Neden bu sistemi tanımadan şeytandan korunmak mümkün değildir? İlk olarak, şeytanın istediği ve Rabbimizin de onun bu isteğini kabul ettiği kolaylaştırıcı vasıflardan birisi olarak onu bizim göremiyor olmamızdır, ikinci olarak da şeytaniyetin Ademoğullarının kan mecralarında dolaşma izni almış olmasıdır. Bütün bu sebeplerle, şeytan ve sistemini görüyor gibi tanımadan ondan korunmamız mümkün değildir. Karşımızda (bize göre) somut olmayan iblis şeytan insana özellikle de inananlara öyle bir vesvese, öyle bir vesvese verir ki bıkmadan usanmadan durmadan… Nihayet Âdemoğlu (halifetullah vasıflı insan) kendisini Rabbinden ayrı (müstakilen var ve muhtar) zanneder, müstakil gördüğü kendi varlığında müstakil bir güç, hüküm ve mülk sahibi olduğu hissiyatı ile de yaşamaya başlar; bu durum ilahlık hissiyatı ile yaşamak demektir. Şeytaniyet Patronaj Sisteminin hedef ve yöntemlerini bilmeyen, bilse bile çok önemsemeyen veya o sistemi hayatının öncelikli tehdit alanı olarak görmeyen bir inanan onun vesveselerle verdiği bu hissiyata Billahi imanla yaşama gayretinde bile olsa sahip çıkabilir… İşte bu durumlarda şeytan kanımıza girmiş demektir. Bu haldeki insan şeytaniyetin vesveselerle verdiği fikirleri öyle sahiplenir ve bu sahiplenişe göre de öyle kendiliğinden öyle bir duygu düşünce, konuşma ve davranışlar üretir ki şeytanın gönüllü avukatı olduğunun farkında olmadan onun fikirlerini kendi Billahi imanla ürettiğimiz fikirlerimiz sanıp sahip çıkarız. Sonuçta onun ve sisteminin savunucusu olduğumuzun farkına bile varmadan davranır, yaşar ve şeytanın sistemini savunuruz. Oysa Rabbimiz Nisa (105)’te “sakın hainlerin savunucusu olma(yın)” buyurmaktadır. Bu duruma düşen Billahi imanlı kardeşlerim ve kendim için dua olması arzusuyla bir hatırlatma güzel olur, faydalı ve hayrlı olur kanaatindeyim.

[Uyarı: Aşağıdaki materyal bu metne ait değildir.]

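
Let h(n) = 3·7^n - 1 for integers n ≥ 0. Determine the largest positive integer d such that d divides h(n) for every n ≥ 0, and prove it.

Computing the first values: h(0) = 2 and h(1) = 20; gcd(2, 20) = 2, so d ≤ 2.
We prove 2 | 3·7^n - 1 for all n ≥ 0 by induction on n.
Base case (n = 0): h(0) = 2 = 2·(1), so 2 | h(0).
Suppose the result is true for n = p, i.e. 2 | h(p). Then
h(p+1) = 3·7^(p+1) - 1 = 7·(3·7^p - 1) + 6 = 7·h(p) + 6. The first term is divisible by 2 by the inductive hypothesis, and 6 is divisible by 2. Hence 2 | h(p+1).
This completes the induction.
Therefore the largest such d is 2.

d = 2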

Allah’ı tanıyarak ve şeytaniyete (duniHİ algı ve zanlarına) sırtını dönerek yaşama gayretinde olanlar eğer sabah güneşin doğuş saatlerinde ve akşam batış saatlerinde özel olarak ve özenle zikrullah ile meşgul değillerse, hele bir de uykuda olurlarsa bu şeytaniyet mekanizmasına kendilerini kendi elleriyle teslim etmiş gibi bir hale düşmektedirler. Muhafaza ediver, kurtarıver, koruyuver Allahım (âmin).
Hadisimiz devam ediyor.
“Benim bir oğlum vardır, adı Ateme’dir. Bir kul yatsı salatını ikame etmeden uyursa gider, onun kulağına bevleder (işer). Eğer bunu yapmasaydı, insanlar salatlarını ikame etmeden uyumazlardı.

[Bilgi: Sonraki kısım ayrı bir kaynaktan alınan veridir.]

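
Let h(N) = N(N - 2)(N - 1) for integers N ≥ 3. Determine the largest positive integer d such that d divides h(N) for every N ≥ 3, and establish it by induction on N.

Computing the first values: h(3) = 6 and h(4) = 24; gcd(6, 24) = 6, so d ≤ 6.
We prove 6 | N(N - 2)(N - 1) for all N ≥ 3 by induction on N.
Base case (N = 3): h(3) = 6 = 6·(1), so 6 | h(3).
Suppose the result is true for N = i, i.e. 6 | h(i). Then
h(i+1) − h(i) = (i-1)·i·(i+1) − (i-2)·(i-1)·i = (i-1)·i·[(i+1) − (i-2)] = 3·(i-1)·i. The product of 2 consecutive integers is divisible by (2)! = 2, so h(i+1) − h(i) is divisible by 3·2 = 6. By the inductive hypothesis 6 | h(i), hence 6 | h(i+1).
By induction, the statement is established for all N ≥ 3.
Therefore the largest such d is 6.

d = 6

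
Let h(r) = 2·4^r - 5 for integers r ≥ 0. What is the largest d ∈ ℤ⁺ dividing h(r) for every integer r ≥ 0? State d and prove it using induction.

Computing the first values: h(0) = -3 and h(1) = 3; gcd(-3, 3) = 3, so d ≤ 3.
We prove 3 | 2·4^r - 5 for all r ≥ 0 by induction on r.
Base step (r = 0): h(0) = -3 = 3·(-1), so 3 | h(0).
Suppose the result is true for r = j, i.e. 3 | h(j). Then
h(j+1) = 2·4^(j+1) - 5 = 4·(2·4^j - 5) + 15 = 4·h(j) + 15. The first term is divisible by 3 by the inductive hypothesis, and 15 is divisible by 3. Hence 3 | h(j+1).
By the principle of mathematical induction, the result holds for all r ≥ 0.
Therefore the largest such d is 3.

d = 3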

Benim bir oğlum daha vardır ki, onun adı da Mütekazi’dir. Bunun vazifesi de yapılan gizli amelleri yaymaya çalışmaktır. Bir kul gizli bir taat (teslimiyet ve razılık ameli) işler ve bu gizliliği muhafaza etmeye çalışırsa Mütekazi ona vesvese verir de sonunda gizli amelin öğrenilmesine ve yayılmasına muvaffak olur. Böylece o amel sahibinin sevabının doksan dokuz kısmı heba olur, geriye bir kısmı kalır. Çünkü Allah, bir kulun gizli ameli için yüz sevap verir.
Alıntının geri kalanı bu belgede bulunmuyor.